Pre-ACA, health insurance status was also highly volatile. A 2008 study by Mathematica Policy Research found that while nearly 18 percent of non-elderly adults were uninsured as of January 2001, 35 percent had been uninsured at some point over the three years prior. Of those, 60 percent went without coverage for at least a year. Extend the volatility caused by our employer-based health insurance system over a lifetime, and a very large percentage of Americans who don’t always live in poverty are likely to need an affordable fallback at some point.

There’s much more to be said (and studied) about how the ACA may benefit the working class and indeed all of us. The law will have multiple positive and negative impacts on employer-sponsored insurance, on the way care is organized and paid for, on hospital consolidation, Medicare, and so on.

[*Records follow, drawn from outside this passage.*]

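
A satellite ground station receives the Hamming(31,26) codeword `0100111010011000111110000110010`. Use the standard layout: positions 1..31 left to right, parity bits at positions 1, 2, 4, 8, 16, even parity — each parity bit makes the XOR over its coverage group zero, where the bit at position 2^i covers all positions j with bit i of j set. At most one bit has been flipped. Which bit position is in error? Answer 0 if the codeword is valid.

0

s1: b1⊕b3⊕b5⊕b7⊕b9⊕b11⊕b13⊕b15⊕b17⊕b19⊕b21⊕b23⊕b25⊕b27⊕b29⊕b31 = 0⊕0⊕1⊕1⊕1⊕0⊕1⊕0⊕1⊕1⊕1⊕0⊕0⊕1⊕0⊕0 = 0
s2: b2⊕b3⊕b6⊕b7⊕b10⊕b11⊕b14⊕b15⊕b18⊕b19⊕b22⊕b23⊕b26⊕b27⊕b30⊕b31 = 1⊕0⊕1⊕1⊕0⊕0⊕0⊕0⊕1⊕1⊕0⊕0⊕1⊕1⊕1⊕0 = 0
s4: b4⊕b5⊕b6⊕b7⊕b12⊕b13⊕b14⊕b15⊕b20⊕b21⊕b22⊕b23⊕b28⊕b29⊕b30⊕b31 = 0⊕1⊕1⊕1⊕1⊕1⊕0⊕0⊕1⊕1⊕0⊕0⊕0⊕0⊕1⊕0 = 0
s8: b8⊕b9⊕b10⊕b11⊕b12⊕b13⊕b14⊕b15⊕b24⊕b25⊕b26⊕b27⊕b28⊕b29⊕b30⊕b31 = 0⊕1⊕0⊕0⊕1⊕1⊕0⊕0⊕0⊕0⊕1⊕1⊕0⊕0⊕1⊕0 = 0
s16: b16⊕b17⊕b18⊕b19⊕b20⊕b21⊕b22⊕b23⊕b24⊕b25⊕b26⊕b27⊕b28⊕b29⊕b30⊕b31 = 0⊕1⊕1⊕1⊕1⊕1⊕0⊕0⊕0⊕0⊕1⊕1⊕0⊕0⊕1⊕0 = 0
Syndrome (s16...s1) = 00000 → position 0 (no error).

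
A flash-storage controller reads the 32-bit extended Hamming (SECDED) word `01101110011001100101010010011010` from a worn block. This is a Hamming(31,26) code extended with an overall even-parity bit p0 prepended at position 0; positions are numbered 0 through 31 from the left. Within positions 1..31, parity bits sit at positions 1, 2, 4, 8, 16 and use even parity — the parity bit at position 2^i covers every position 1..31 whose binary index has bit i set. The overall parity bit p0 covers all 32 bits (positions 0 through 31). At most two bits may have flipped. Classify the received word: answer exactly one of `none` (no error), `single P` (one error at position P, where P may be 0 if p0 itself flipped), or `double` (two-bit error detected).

s1: b1⊕b3⊕b5⊕b7⊕b9⊕b11⊕b13⊕b15⊕b17⊕b19⊕b21⊕b23⊕b25⊕b27⊕b29⊕b31 = 1⊕0⊕1⊕0⊕1⊕0⊕1⊕0⊕1⊕1⊕1⊕0⊕0⊕1⊕0⊕0 = 0
s2: b2⊕b3⊕b6⊕b7⊕b10⊕b11⊕b14⊕b15⊕b18⊕b19⊕b22⊕b23⊕b26⊕b27⊕b30⊕b31 = 1⊕0⊕1⊕0⊕1⊕0⊕1⊕0⊕0⊕1⊕0⊕0⊕0⊕1⊕1⊕0 = 1
s4: b4⊕b5⊕b6⊕b7⊕b12⊕b13⊕b14⊕b15⊕b20⊕b21⊕b22⊕b23⊕b28⊕b29⊕b30⊕b31 = 1⊕1⊕1⊕0⊕0⊕1⊕1⊕0⊕0⊕1⊕0⊕0⊕1⊕0⊕1⊕0 = 0
s8: b8⊕b9⊕b10⊕b11⊕b12⊕b13⊕b14⊕b15⊕b24⊕b25⊕b26⊕b27⊕b28⊕b29⊕b30⊕b31 = 0⊕1⊕1⊕0⊕0⊕1⊕1⊕0⊕1⊕0⊕0⊕1⊕1⊕0⊕1⊕0 = 0
s16: b16⊕b17⊕b18⊕b19⊕b20⊕b21⊕b22⊕b23⊕b24⊕b25⊕b26⊕b27⊕b28⊕b29⊕b30⊕b31 = 0⊕1⊕0⊕1⊕0⊕1⊕0⊕0⊕1⊕0⊕0⊕1⊕1⊕0⊕1⊕0 = 1
Syndrome (s16...s1) = 10010 → position 18.
Overall parity (XOR of all 32 bits, including p0): 0⊕1⊕1⊕0⊕1⊕1⊕1⊕0⊕0⊕1⊕1⊕0⊕0⊕1⊕1⊕0⊕0⊕1⊕0⊕1⊕0⊕1⊕0⊕0⊕1⊕0⊕0⊕1⊕1⊕0⊕1⊕0 = 0
Overall=0, syndrome position=18 → double-bit error detected (uncorrectable).

double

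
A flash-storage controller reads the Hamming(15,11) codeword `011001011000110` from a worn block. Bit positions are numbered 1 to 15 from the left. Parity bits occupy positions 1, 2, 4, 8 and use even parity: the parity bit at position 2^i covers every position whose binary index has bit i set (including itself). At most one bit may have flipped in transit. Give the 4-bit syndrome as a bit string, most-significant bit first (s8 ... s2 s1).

s1: b1⊕b3⊕b5⊕b7⊕b9⊕b11⊕b13⊕b15 = 0⊕1⊕0⊕0⊕1⊕0⊕1⊕0 = 1
s2: b2⊕b3⊕b6⊕b7⊕b10⊕b11⊕b14⊕b15 = 1⊕1⊕1⊕0⊕0⊕0⊕1⊕0 = 0
s4: b4⊕b5⊕b6⊕b7⊕b12⊕b13⊕b14⊕b15 = 0⊕0⊕1⊕0⊕0⊕1⊕1⊕0 = 1
s8: b8⊕b9⊕b10⊕b11⊕b12⊕b13⊕b14⊕b15 = 1⊕1⊕0⊕0⊕0⊕1⊕1⊕0 = 0
Syndrome (s8...s1) = 0101 → position 5.

0101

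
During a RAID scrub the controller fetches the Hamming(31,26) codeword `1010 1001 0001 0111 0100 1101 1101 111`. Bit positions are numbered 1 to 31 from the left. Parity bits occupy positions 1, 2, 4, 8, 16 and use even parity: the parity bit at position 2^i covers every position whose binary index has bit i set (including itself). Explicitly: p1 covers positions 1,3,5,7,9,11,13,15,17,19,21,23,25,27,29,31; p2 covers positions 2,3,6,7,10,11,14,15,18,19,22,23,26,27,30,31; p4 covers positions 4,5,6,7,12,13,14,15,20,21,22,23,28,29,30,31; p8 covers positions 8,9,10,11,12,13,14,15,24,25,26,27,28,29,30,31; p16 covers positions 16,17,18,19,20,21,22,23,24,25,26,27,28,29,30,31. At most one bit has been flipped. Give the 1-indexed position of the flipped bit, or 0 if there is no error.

s1: b1⊕b3⊕b5⊕b7⊕b9⊕b11⊕b13⊕b15⊕b17⊕b19⊕b21⊕b23⊕b25⊕b27⊕b29⊕b31 = 1⊕1⊕1⊕0⊕0⊕0⊕0⊕1⊕0⊕0⊕1⊕0⊕1⊕0⊕1⊕1 = 0
s2: b2⊕b3⊕b6⊕b7⊕b10⊕b11⊕b14⊕b15⊕b18⊕b19⊕b22⊕b23⊕b26⊕b27⊕b30⊕b31 = 0⊕1⊕0⊕0⊕0⊕0⊕1⊕1⊕1⊕0⊕1⊕0⊕1⊕0⊕1⊕1 = 0
s4: b4⊕b5⊕b6⊕b7⊕b12⊕b13⊕b14⊕b15⊕b20⊕b21⊕b22⊕b23⊕b28⊕b29⊕b30⊕b31 = 0⊕1⊕0⊕0⊕1⊕0⊕1⊕1⊕0⊕1⊕1⊕0⊕1⊕1⊕1⊕1 = 0
s8: b8⊕b9⊕b10⊕b11⊕b12⊕b13⊕b14⊕b15⊕b24⊕b25⊕b26⊕b27⊕b28⊕b29⊕b30⊕b31 = 1⊕0⊕0⊕0⊕1⊕0⊕1⊕1⊕1⊕1⊕1⊕0⊕1⊕1⊕1⊕1 = 1
s16: b16⊕b17⊕b18⊕b19⊕b20⊕b21⊕b22⊕b23⊕b24⊕b25⊕b26⊕b27⊕b28⊕b29⊕b30⊕b31 = 1⊕0⊕1⊕0⊕0⊕1⊕1⊕0⊕1⊕1⊕1⊕0⊕1⊕1⊕1⊕1 = 1
Syndrome (s16...s1) = 11000 → position 24.

24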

Meanwhile, Republicans will continue to hammer Democrats over every real and perceived negative effect. (Watch out for that in 2018, when the most generous employer plans will be subject to the so-called Cadillac Tax, which could spur cuts to some workers’ coverage). And it’s not at all clear that Democrats will get much credit for some of the law’s biggest upsides.

In the longest view, if the ACA really is contributing to a long-term slowdown in the growth of US healthcare spending—admittedly a big ‘if,’ though the data is promising—it could secure the nation’s fiscal future and be a boon to everyone, poor or not. As Peter Orzag kept telling us back in 2009, “healthcare reform is entitlement reform.” A genuine long-term bend in the healthcare cost curve would be worth all the Bowles-Simpson-type spending cut/tax hike plans ever conceived.

At the same time, the ACA has already cut the ranks of the uninsured by 15 million, reducing the uninsured rate among non-elderly adults from 17.6 percent to 10.1 percent, as estimated in a just-published Urban Institute study. In states that accepted the Medicaid expansion, it’s cut the uninsured rate of the poor in half. For the middle class—very broadly defined by Urban as those in households between 138 percent and 400 percent FPL—it’s raised the insured rate by 7.6 percentage points.

That’s a monumental accomplishment, and Democrats paid for it in political blood. We should honor them for that.